“Bryn?”
He had been gone for far longer than was reasonable to ask anybody to huddle by a candle. That light had sputtered out a while ago. Now Hail was left to wander the den.
It was truly empty.
Hail found it eerie. The last time she had been here, which felt like a matter of days, it had been brimming with the orphans of the war. The large room where the whelps had all slept together was particularly empty by merit of how very full it had once been.
The pantry might have been full by Bryn’s standards, but she wanted to eat more than boiled barley, which was all he had in store. And she certainly wasn’t going to grind flour from the grains and bake bread herself.
Hail left the den. She was hungry, and Bryn had no right to tell her that she couldn’t feed herself. She was certain she could go out and get something to eat without causing chaos. She’d done it hundreds of times before. Sure, she was a demon-possessed monster who decocked men, but as long as nobody tried to defile her, they should be safe.
The stalls in the market were many and varied. They were also different in some part to those she’d gotten used to. Hail decided to approach a seller with some good looking vegetables. She did not know him. He must be new to town.
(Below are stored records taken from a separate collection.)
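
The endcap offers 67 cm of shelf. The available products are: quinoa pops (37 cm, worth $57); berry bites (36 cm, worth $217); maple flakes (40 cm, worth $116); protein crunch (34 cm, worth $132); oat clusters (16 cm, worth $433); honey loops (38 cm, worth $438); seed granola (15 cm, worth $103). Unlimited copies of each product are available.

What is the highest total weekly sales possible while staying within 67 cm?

1732

Density check — oat clusters 27.06, honey loops 11.53, seed granola 6.87, berry bites 6.03 are the best per cm.
The ratio ordering already packs tightly: 4×oat clusters, 64 cm, 1732.
The spare 3 cm is too small for any remaining product, and no exchange beats 1732.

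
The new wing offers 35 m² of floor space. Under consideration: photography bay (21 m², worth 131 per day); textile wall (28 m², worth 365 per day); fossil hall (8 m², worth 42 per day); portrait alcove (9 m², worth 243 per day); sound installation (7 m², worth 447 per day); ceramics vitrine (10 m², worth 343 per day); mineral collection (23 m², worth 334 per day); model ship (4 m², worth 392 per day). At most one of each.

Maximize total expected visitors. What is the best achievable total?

1425

Portrait alcove + sound installation + ceramics vitrine + model ship uses 30 of the 35 m² and totals 1425.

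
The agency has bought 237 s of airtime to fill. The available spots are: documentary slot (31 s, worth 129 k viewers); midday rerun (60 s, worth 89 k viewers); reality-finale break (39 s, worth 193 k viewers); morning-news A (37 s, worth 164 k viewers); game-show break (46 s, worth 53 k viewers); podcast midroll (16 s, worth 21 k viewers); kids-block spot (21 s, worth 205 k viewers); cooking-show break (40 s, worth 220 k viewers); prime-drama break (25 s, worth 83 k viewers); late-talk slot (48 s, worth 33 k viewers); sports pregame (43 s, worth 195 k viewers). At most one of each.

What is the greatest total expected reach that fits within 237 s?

1189

The ratio ordering already packs tightly: documentary slot + reality-finale break + morning-news A + kids-block spot + cooking-show break + prime-drama break + sports pregame, 236 s, 1189.
No other feasible combination exceeds 1189.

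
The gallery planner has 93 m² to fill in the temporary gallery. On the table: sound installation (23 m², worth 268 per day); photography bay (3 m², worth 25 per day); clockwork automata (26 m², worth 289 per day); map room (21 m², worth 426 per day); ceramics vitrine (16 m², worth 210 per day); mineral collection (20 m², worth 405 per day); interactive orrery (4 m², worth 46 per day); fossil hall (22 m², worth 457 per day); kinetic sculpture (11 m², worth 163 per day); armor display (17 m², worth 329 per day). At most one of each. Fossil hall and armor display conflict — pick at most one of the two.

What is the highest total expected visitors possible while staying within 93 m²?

Photography bay + map room + ceramics vitrine + mineral collection + fossil hall + kinetic sculpture uses 93 of the 93 m² and totals 1686.
The closest alternative, map room + ceramics vitrine + mineral collection + fossil hall + kinetic sculpture, reaches only 1661.

1686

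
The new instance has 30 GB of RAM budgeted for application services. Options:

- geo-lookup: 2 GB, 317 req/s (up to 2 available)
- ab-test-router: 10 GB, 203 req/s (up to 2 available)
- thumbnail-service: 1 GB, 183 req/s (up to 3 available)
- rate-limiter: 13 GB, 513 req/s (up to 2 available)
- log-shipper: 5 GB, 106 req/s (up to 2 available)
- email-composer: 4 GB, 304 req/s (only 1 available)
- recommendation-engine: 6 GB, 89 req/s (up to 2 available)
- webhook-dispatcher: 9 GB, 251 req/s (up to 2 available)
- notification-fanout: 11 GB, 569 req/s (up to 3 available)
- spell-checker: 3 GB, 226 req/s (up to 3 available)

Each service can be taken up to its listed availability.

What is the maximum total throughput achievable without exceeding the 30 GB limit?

Ranking by ratio (throughput/GB): thumbnail-service 183.00, geo-lookup 158.50, email-composer 76.00, spell-checker 75.33.
A density-first pass picks 2×geo-lookup + 3×thumbnail-service + email-composer + webhook-dispatcher + 3×spell-checker — 2416 at 29 GB.
Replace thumbnail-service and webhook-dispatcher with notification-fanout: the trade gains 135 net, giving 2551 at 30 GB.
That's the maximum — no swap from here does better than 2551.

2551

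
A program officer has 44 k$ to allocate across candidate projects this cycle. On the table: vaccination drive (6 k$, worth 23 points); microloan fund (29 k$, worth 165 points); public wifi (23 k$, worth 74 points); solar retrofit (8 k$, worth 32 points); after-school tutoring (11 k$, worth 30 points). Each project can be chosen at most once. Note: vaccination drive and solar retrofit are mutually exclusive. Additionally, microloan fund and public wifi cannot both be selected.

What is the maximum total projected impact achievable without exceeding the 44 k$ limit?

197

Microloan fund + solar retrofit uses 37 of the 44 k$ and totals 197.
Runner-up microloan fund + after-school tutoring tops out at 195.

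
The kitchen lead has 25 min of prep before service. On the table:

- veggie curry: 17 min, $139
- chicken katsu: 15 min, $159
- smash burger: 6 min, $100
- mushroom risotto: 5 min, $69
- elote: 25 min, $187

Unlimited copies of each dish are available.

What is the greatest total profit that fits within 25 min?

400

4×smash burger uses 24 of the 25 min and totals 400.
Every other selection either busts 25 min or fails to beat 400.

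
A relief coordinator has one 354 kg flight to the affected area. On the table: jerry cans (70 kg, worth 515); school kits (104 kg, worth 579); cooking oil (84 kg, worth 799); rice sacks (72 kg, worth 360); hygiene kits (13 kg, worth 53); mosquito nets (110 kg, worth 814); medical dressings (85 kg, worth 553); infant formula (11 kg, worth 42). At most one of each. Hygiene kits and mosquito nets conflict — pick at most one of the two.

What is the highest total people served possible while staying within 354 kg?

Best packing: jerry cans + cooking oil + mosquito nets + medical dressings — 349 kg, 2681 total.

2681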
“Hello, I’d like to buy some produce, please.” She tried the words and hoped they’d work. She was afraid that the seller would look through her as Elise had and treat her as though she was invisible.
“Certainly. You can see my inventory laid out here. Anything you take, you pay for. Anything you put down on the table, I buy. Simple enough.”
“Simple enough,” Hail agreed.
She had taken the liberty of grabbing a few valuables from the den with a mind to sell them and thereby get enough money to buy food. Bryn had been neglecting the den. She wondered if him having adopted everyone out had something to do with her disappearance. Had she broken him? Had his loss of her led him to simply give up?
Hail felt an uncomfortable guilt at those thoughts, because they seemed to be true. The den had never been empty in all the time she had been there. It had been a lively place full of those who needed help. Now where did they go, the ones who needed help?
She absentmindedly looked through her pockets, and picked out a small ruby stolen from someone or somewhere. She doubted it belonged to Bryn. He wasn’t a ruby sort of guy.
“This is an heirloom ruby. It has to be worth ten thousand gold.”
“Ten thousand,” the merchant laughed. “Best I can do is eight hundred. That’s all I have.”
Hail sighed and looked in her pockets for something less expensive to sell. She put the ruby down on the counter for a moment to use both hands. In an instant, it was gone, and eight hundred gold coins were dumped in front of her.
“Wait. I didn’t want to sell that. Give it back to me.” She held out the pouch of money.
“Certainly,” the merchant smiled happily. “I can sell you this ruby for five thousand gold.”
“Five thousand!?” Hail exclaimed. “You just gave me eight hundred for it. Why can’t we swap back?”
“Not how it works.”
“Oh, I think that will be how it works,” Hail growled. “You’re not getting away with that.”
The merchant put the ruby on a shelf up on the counter. Hail grabbed it. It was hers, after all.
“THIEF! THIEF!” The merchant started yelling for the New Rahvin guard. The guard were on her in a second. Hail tried to explain, but they were not listening to explanations. They were going to kill her. Their swords were drawn, their faces all seemed absolutely identical—as did their voices.
She darted into a shadow to try to avoid being seen. Every lyrakin whelp knew how to avoid guards. But this time the shadow did more than hide her from view. It gave her power. The Dark welled inside her, and then emerged. She would never be able to explain exactly what happened, but as a guard came rushing for her, she reached out and magic flowed through her. It was not a healing spell as she had cast with the bearoark. It was something far more destructive.
A dark bolt hit the guard dead center, and she saw the life drain from him. A red bar glowing above his head told her that she had almost killed him.
She screamed for the others to stay away, but they wouldn’t. When they saw what had happened to the guard now sprawled on the ground, they attacked more aggressively than before. Six of them now, coming for her, making themselves open to the dark bolts which pulsed from her fingers almost of their own volition.